Frequently Asked Questions

What is the difference between HTML and CSS?

HTML handles structure and content - it tells the browser what's on the page. CSS handles presentation - it tells the browser what everything looks like. You write HTML to say 'this is a heading' and CSS to say 'that heading should be blue and 32 pixels tall'. They're separate files and separate concerns and keeping them that way makes both easier to change later.

What does DOCTYPE html mean?

The DOCTYPE declaration tells the browser to render the page in standards mode using HTML5. Without it browsers fall back to quirks mode, which is basically a compatibility setting that makes them behave like old browsers from the late 90s - pages can render differently and some CSS stops working correctly. Always put it on the very first line.

Why do HTML tags need to be closed?

Tags need closing tags so the browser knows where an element ends. If you open a bold tag and never close it, everything after that point becomes bold, which is one of those bugs that makes you feel like you're losing your mind. Browsers will often guess where you meant to close something but their guess isn't always right and different browsers guess differently.

What html tags don't need closing tags?

Void elements don't have closing tags because they can't contain any content. The ones you'll see constantly are img, br, hr, input, meta, and link. They're self-contained - there's nothing to wrap around, so there's no need for a closing tag. In older HTML you'd sometimes see them written with a trailing slash like <br /> but in HTML5 that slash is optional and most people just write <br>.

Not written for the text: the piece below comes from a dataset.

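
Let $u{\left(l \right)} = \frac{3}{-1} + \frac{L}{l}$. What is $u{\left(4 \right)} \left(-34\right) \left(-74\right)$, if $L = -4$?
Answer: $-10064$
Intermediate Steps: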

Why is my HTML not showing in the browser?

Most of the time it's a file path issue - the browser can't find the file, especially with images or linked stylesheets. Check that your file is actually saved with a .html extension (not .html.txt which is a text editor trap), make sure your image paths match the actual folder structure exactly including capitalization, and open the browser developer tools console to see if there are any errors being reported.

Why should I use semantic HTML?

Semantic HTML tells browsers, screen readers, and search engines what your content actually means, not just how it looks. A div with text in it and an article element with the same text look identical in a browser but one tells Google it's an article worth indexing and tells a screen reader user it's a standalone piece of content. It also makes your code way easier to read when you come back to it six months later.

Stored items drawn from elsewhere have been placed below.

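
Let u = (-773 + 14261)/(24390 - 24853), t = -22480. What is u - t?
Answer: 10394752/463 ≈ 22451.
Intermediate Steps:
u = -13488/463 (u = 13488/(-463) = 13488*(-1/463) = -13488/463 ≈ -29.132)
u - t = -13488/463 - 1*(-22480) = -13488/463 + 22480 = 10394752/463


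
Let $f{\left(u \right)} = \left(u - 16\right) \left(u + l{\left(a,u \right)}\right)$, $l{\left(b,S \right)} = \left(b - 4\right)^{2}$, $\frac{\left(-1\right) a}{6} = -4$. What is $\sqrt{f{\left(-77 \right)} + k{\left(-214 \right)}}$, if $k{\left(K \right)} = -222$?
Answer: $i \sqrt{30261} \approx 173.96 i$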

Can I learn HTML in a day?

You can learn enough HTML to build a real page in a few hours - the core tags are not complicated and there aren't that many of them. What takes longer is developing the instincts for structure, knowing which semantic element fits a situation, and understanding how HTML, CSS, and JavaScript work together. But basic HTML for beginners is genuinely one of the more approachable starting points in web development.

What is the difference between HTML and XHTML?

XHTML is a stricter XML-based version of HTML that requires every tag to be properly closed, every attribute to be quoted, and all element names to be lowercase. HTML is more forgiving - browsers will fix a lot of your mistakes silently. XHTML was a direction the web was heading in the early 2000s but HTML5 basically won and XHTML isn't really what anyone's writing today.